Le 25 février 1948, il accepte, sous la pression du Parti communiste et de Klement Gottwald, la démission du gouvernement de coalition démocratique et confie au parti communiste le soin de former un nouveau gouvernement sous son contrôle quasi exclusif. Le parlement, épuré, vota la confiance au nouveau gouvernement à l’unanimité. Après des élections truquées ou seul le PCT et ses affidés pouvaient se présenter, il refuse de ratifier la nouvelle constitution qui consacre la mainmise totale du PCT sur le pays et démissionne de son poste de président de la République le 7 juin 1948. Il meurt le 3 septembre 1948.

Héritage

Benès a fait preuve de beaucoup d'aveuglement devant la montée du nazisme, jusqu'en 1938 et celle du communisme, jusqu'en 1948. Il refusa systématiquement toute alliance ou même simple coopération entre les Pays Danubiens par peur de voir reconstituer l'Autriche-Hongrie. Sa haine des Habsbourg était telle qu’elle lui fit prononcer ce mot : « Plutôt Hitler que les Habsbourg ! »[1]. Ceci en dit long sur le rejet que cette dynastie avait engendré chez Beneš; mais aussi chez les Tchèques qui l’ont constamment réélu.

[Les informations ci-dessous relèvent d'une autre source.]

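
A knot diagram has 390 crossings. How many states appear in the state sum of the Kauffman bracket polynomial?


Each crossing contributes 2 choices (A-smoothing or B-smoothing).
Total states = 2^390 = 2521728396569246669585858566409191283525103313309788586748690777871726193375821479130513040312634601011624191379636224

2521728396569246669585858566409191283525103313309788586748690777871726193375821479130513040312634601011624191379636224


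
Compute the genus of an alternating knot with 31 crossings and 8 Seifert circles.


For alternating knots, g = (c - s + 1)/2.
= (31 - 8 + 1)/2
= 24/2 = 12

12


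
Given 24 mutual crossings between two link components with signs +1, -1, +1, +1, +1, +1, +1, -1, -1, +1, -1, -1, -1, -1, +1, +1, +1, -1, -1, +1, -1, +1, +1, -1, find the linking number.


Step 1: Count positive crossings: 13
Step 2: Count negative crossings: 11
Step 3: Sum of signs = 13 - 11 = 2
Step 4: Linking number = sum/2 = 2/2 = 1

1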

Il commit la même erreur à partir de 1945 : fort de l'illusion de l'amitié personnelle de Staline, il pensait que les élections anticipées qui auraient dû se tenir après la démission des ministres libéraux au moment du Coup de Prague auraient marqué un recul des communistes : "Pas trop ! Sinon Staline se fâcherait ! " croyait-il naïvement. Ce recul aurait permis un recentrage de la politique vers l'Ouest. Or, ni Gottwald, ni Staline, n'avait nullement l'intention de lâcher quoique que ce soit. Sa seconde faute fut d'encourager les libéraux dans leur projet de démission avant de les abandonner devant les menaces proférées par Gottwald et l'ambassadeur Soviétique Zorine .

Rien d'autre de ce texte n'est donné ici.